Sie habe daraufhin erklärt, das Streitpatent hilfsweise in mehreren beschränkten Fassungen verteidigen zu wollen, damals jedoch noch nicht die Fassungen zur Entscheidung gestellt, in denen sie das Streitpatent nunmehr mit den Hilfsanträgen I bis III verteidigt. Dies steht der Sachdienlichkeit dieser Anträge jedoch nicht entgegen.

Bei der Prüfung der Frage, ob und gegebenenfalls in welcher Form eine beschränkte Verteidigung des Streitpatents in einer geänderten Fassung in Betracht komme, sind im Hinblick auf die Anforderungen an die Zulässigkeit einer solchen Verteidigung und ihre Erfolgsaussichten komplexe Überlegungen anzustellen.

Dies wird regelmäßig dagegen sprechen, dem Patentinhaber eine Vernachlässigung der Pflicht zur Prozessförderung zur Last zu legen, wenn es ihm nicht gelingt, diese Überlegungen während der mündlichen Verhandlung vor dem Patentgericht abzuschließen. Dies gilt insbesondere dann, wenn – wie hier – dem Protokoll der mündlichen Verhandlung nicht zu entnehmen ist, ob das Patentgericht deutlich gemacht hat, auf welchen konkreten Überlegungen die Änderung der vorläufigen Einschätzung beruht, so dass es für den Patentinhaber nicht ohne Weiteres erkennbar ist, welche Beschränkungen zweckmäßig sein können, um den Bedenken des Gerichts Rechnung zu tragen.

Kommentar / Fazit:

Kläger und Beklagte unterliegen der Prozessförderungspflicht. Diese setzt voraus, dass Kläger und Beklagte auf die Vorträge der jeweiligen Gegenseite zeitnah erwidern und ggf. Hilfsanträge stellen sollen. Dieses gilt auch für die Hinweise des Bundespatentgerichts, insbesondere für die geäußerten vorläufigen Beurteilungen des Bundespatentgerichts. Sind diese bekannt ist hierauf vor der mündichen Verhandlung in Form von Hilfsanträgen zu reagieren.

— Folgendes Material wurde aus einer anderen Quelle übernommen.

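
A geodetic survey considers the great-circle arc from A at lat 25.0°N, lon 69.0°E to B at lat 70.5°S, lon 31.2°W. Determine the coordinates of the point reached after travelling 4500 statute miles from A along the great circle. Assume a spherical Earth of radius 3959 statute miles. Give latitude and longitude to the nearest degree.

≈ lat 36°S, lon 45°E

Convert each endpoint to a unit vector on the sphere (x = cos φ cos λ, y = cos φ sin λ, z = sin φ).
The central angle between the endpoints is δ = arccos(p₁·p₂) ≈ 2.040 rad (116.9°). The total great-circle distance is δ·R ≈ 2.040 × 3959 ≈ 8075 mi, so the target fraction is f = 4500/8075 ≈ 0.557.
Interpolate at f ≈ 0.557 with slerp weights a = sin((1−f)δ)/sin δ ≈ 0.880, b = sin(fδ)/sin δ ≈ 1.017.
p = a·p₁ + b·p₂ ≈ (0.576, 0.569, -0.587); φ = arcsin(p_z) ≈ -35.92°, λ = atan2(p_y, p_x) ≈ 44.63°.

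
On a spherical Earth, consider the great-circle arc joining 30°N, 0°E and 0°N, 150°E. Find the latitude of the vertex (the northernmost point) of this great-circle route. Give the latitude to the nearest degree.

≈ 49°N

The great circle lies in the plane with unit normal n̂ = (p₁ × p₂)/|p₁ × p₂|.
Here n̂_z ≈ +0.655; the vertex latitude is φ_max = arccos|n̂_z| ≈ 49.1°.
Check via Clairaut: cos φ_max = |cos φ₁| · sin C = cos(30.0°)·sin(49.1°) ≈ 0.655, again giving ≈ 49.1°.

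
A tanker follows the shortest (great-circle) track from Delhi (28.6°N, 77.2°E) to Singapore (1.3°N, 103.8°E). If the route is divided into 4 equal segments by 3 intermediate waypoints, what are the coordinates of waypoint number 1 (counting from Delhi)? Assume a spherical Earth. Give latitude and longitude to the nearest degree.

Write both endpoints as unit vectors p₁, p₂ with components (cos φ cos λ, cos φ sin λ, sin φ).
The central angle between the endpoints is δ = arccos(p₁·p₂) ≈ 0.651 rad (37.3°).
Interpolate at f = 1/4 with slerp weights a = sin((1−f)δ)/sin δ ≈ 0.774, b = sin(fδ)/sin δ ≈ 0.267.
p = a·p₁ + b·p₂ ≈ (0.087, 0.922, 0.377); φ = arcsin(p_z) ≈ 22.12°, λ = atan2(p_y, p_x) ≈ 84.62°.

≈ 22°N, 85°E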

Erst in der mündlichen Verhandlung eingereichte Hilfsanträge können zurückgewiesen werden, wenn sich an der Vortragslage nichts geändert hat.

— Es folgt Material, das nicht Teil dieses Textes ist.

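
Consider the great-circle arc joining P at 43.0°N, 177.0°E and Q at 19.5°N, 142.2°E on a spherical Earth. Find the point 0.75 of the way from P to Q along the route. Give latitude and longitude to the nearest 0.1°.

Write both endpoints as unit vectors p₁, p₂ with components (cos φ cos λ, cos φ sin λ, sin φ).
The central angle between the endpoints is δ = arccos(p₁·p₂) ≈ 0.654 rad (37.5°).
Interpolate at f = 0.75 with slerp weights a = sin((1−f)δ)/sin δ ≈ 0.268, b = sin(fδ)/sin δ ≈ 0.774.
p = a·p₁ + b·p₂ ≈ (-0.772, 0.458, 0.441); φ = arcsin(p_z) ≈ 26.16°, λ = atan2(p_y, p_x) ≈ 149.35°.

≈ 26.2°N, 149.3°E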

Mit oben skizziertem Urteil stellt der BGH jedoch klar, dass dieses nicht für den Fall gilt, dass der Senat des Bundespatentgerichts seine zuvor geäußerte Beurteilung des Sachverhaltes in der mündlichen Verhandlung ändert. Solchenfalls ist das Einreichen weiterer Hilfsanträge hiernach statthaft.